Shi was transferred to the CCDI in 2014 and was soon promoted to become deputy secretary general and director of the commission’s general office, working under Wang Qishan, now China’s vice-president. He was appointed as Guangdong’s disciplinary chief in 2017.
A Guangdong official who had worked under Shi described the 59-year-old Zhejiang native as “efficient, goal-driven and workaholic”.
“He set high standards, and working overtime was the norm as he would examine our reports closely, checking if we had missed any calls, leads and details,” said the official, who declined to be named as he was not authorised to speak to the media.
During his stint in Guangdong, Shi met Hong Kong’s commissioner for the Independent Commission Against Corruption (ICAC), Simon Peh Yun-lu, and Macau’s Commissioner Against Corruption, Chan Tsz King, on several occasions, according to Guangdong media reports.
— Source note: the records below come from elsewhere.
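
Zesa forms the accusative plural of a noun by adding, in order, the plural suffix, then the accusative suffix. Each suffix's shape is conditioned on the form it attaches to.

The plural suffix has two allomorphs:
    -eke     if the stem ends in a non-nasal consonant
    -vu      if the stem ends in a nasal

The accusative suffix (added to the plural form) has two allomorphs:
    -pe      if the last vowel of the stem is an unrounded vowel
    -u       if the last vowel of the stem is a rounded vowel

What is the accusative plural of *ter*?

*ter*: final consonant = /r/, non-nasal → -eke → *tereke*.
The plural form *tereke*: last vowel = /e/, an unrounded vowel → -pe → *terekepe*.

terekepe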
According to Li Xiaobing, an associate law professor and Hong Kong affairs specialist at Nankai University in Tianjin, Shi’s appointment underlines Beijing’s caution in selecting officials responsible for Hong Kong and Macau affairs.
“Disciplinary work related to Hong Kong and Macau cannot be handled in the same way as in mainland China. It is based on the same principles, but it will need more flexibility in Hong Kong. There is a very fine balance here,” said Li.
“Shi is familiar with Hong Kong and Macau affairs as he has been in Guangdong for almost five years. More importantly, he has the confidence of [the leaders] of both the CCDI and HKMAO, and that will allow him to do a better job in his new role,” he said.